A particle of mass $m$ and charge $q$ has position vector $r(t)$ and moves in a constant, uniform magnetic field B so that its equation of motion is $\mathbf{\ddot r}=q\mathbf{\dot r\times B}$.
Let $\mathbf L = m\mathbf{r\times \dot r}$ be the particle’s angular momentum.
Show that $\mathbf{L\cdot B}+\frac12q|\mathbf{r\times B}|^2$ is a constant of the motion. Explain why the kinetic energy $T$ is also constant, and
show that it may be written in the form $T=\frac12m\mathbf{u\cdot((u\cdot v)v−}{r^2\mathbf{\ddot u}})$,
where $\mathbf{v=\dot r}, r=|\mathbf r| $ and $\mathbf u = \frac{\mathbf r}r$.
[Hint: Consider $\mathbf{u\cdot\dot u}$]
This may be slightly too physicsy to post on here but my issue is mathematical.
I have no issue with the first two parts, it is the "show that it may be written in the form $T=\frac12m\mathbf{u\cdot((u\cdot v)v−}{r^2\mathbf{\ddot u}})$" that I am having issues with.
I am looking at a solution and in the last part it uses that $\mathbf{\dot r\cdot r}=\dot rr$- where has this come from?

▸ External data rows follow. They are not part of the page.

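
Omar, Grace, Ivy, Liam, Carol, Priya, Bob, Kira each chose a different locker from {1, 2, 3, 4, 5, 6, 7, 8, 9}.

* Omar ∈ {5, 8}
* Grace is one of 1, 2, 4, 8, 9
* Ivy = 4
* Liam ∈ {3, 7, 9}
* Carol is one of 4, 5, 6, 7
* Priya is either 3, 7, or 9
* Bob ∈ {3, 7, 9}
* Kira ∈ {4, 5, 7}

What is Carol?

Ivy's domain is down to {4}, so Ivy = 4. Remove 4 from Grace, Carol, Kira.
Liam, Priya, Bob between them cover only {3, 7, 9} — a naked triple. Remove those values from Grace, Carol, Kira.
Kira's domain is down to {5}, so Kira = 5. Strike 5 from Omar, Carol.
So Carol = 6.

6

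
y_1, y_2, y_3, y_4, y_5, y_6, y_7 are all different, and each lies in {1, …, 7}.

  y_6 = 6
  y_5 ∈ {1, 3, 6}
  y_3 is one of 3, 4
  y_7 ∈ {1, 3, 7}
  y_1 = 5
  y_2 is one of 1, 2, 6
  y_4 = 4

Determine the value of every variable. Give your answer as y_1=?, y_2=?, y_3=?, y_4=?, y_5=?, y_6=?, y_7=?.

y_1=5, y_2=2, y_3=3, y_4=4, y_5=1, y_6=6, y_7=7

y_1's domain is down to {5}, so y_1 = 5.
y_4 has just one choice, so y_4 = 4. Eliminate 4 elsewhere: y_3.
y_6 must be 6 (only option left). Remove 6 from y_2, y_5.
y_3 has just one choice, so y_3 = 3. So y_5, y_7 can't be 3.
That leaves y_5 = 1. Remove 1 from y_2, y_7.
y_7 has just one choice, so y_7 = 7.
That leaves y_2 = 2.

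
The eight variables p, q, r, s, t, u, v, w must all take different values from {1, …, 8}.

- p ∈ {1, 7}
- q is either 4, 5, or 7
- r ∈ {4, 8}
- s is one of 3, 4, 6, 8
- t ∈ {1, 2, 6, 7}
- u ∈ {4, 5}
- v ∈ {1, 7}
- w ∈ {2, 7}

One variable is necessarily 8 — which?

Among the 8 variables, 3 fits only s (and all 8 values in {1, 2, 3, 4, 5, 6, 7, 8} must be used), so s = 3.
The 7 still-open variables draw from only 7 values {1, 2, 4, 5, 6, 7, 8}, so each is used; only t can be 6, hence t = 6.
The 6 still-open variables together cover exactly {1, 2, 4, 5, 7, 8} — 6 values for 6 variables — and 2 appears only in w's list, so w = 2.
The 5 still-open variables draw from only 5 values {1, 4, 5, 7, 8}, so each is used; only r can be 8, hence r = 8.

r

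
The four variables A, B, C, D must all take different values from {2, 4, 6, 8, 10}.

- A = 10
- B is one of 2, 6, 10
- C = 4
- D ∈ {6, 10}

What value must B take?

A's domain is down to {10}, so A = 10. Remove 10 from B, D.
That leaves C = 4.
D has just one choice, so D = 6. Strike 6 from B.
So B = 2.

2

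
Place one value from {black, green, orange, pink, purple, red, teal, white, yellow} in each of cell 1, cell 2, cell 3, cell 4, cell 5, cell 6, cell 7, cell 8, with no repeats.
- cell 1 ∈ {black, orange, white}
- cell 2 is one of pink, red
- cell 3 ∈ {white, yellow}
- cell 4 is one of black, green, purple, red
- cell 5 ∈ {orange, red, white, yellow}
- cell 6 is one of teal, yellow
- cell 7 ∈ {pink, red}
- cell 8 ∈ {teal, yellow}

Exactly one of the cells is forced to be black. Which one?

The 2 variables cell 2 and cell 7 are confined to {pink, red}, which locks those values in; drop them from cell 4, cell 5.
cell 6 and cell 8 share exactly the 2 values {teal, yellow}; by pigeonhole those values go to them, so strike teal, yellow from cell 3, cell 5.
cell 3 has just one choice, so cell 3 = white. Remove white from cell 1, cell 5.
cell 5's domain is down to {orange}, so cell 5 = orange. Strike orange from cell 1.
So black goes to cell 1.

cell 1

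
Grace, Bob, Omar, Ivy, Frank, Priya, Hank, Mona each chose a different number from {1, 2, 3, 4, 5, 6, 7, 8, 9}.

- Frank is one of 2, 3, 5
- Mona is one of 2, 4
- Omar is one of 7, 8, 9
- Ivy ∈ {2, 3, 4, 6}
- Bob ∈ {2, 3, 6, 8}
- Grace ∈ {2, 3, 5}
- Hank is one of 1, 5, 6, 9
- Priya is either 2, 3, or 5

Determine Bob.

Grace, Frank, Priya between them cover only {2, 3, 5} — a naked triple. Remove those values from Bob, Ivy, Hank, Mona.
Mona has just one choice, so Mona = 4. So Ivy can't be 4.
Ivy must be 6 (only option left). Remove 6 from Bob, Hank.
So Bob = 8.

8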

Any help is appreciated, thanks
It is not entirely clear from your question what the final solution was but $$ \mathbf{\dot{r}}\cdot \mathbf{r} = \dot{\left(\matrix{x \\ y \\z}\right)}\cdot (\matrix{x & y & z}) = \dot{x}x + \dot{y}y + \dot{z}z = \frac{1}{2}\frac{d}{dt}(x^2+y^2+z^2) = \frac{1}{2}\frac{d}{dt}r^2 = r\dot{r} $$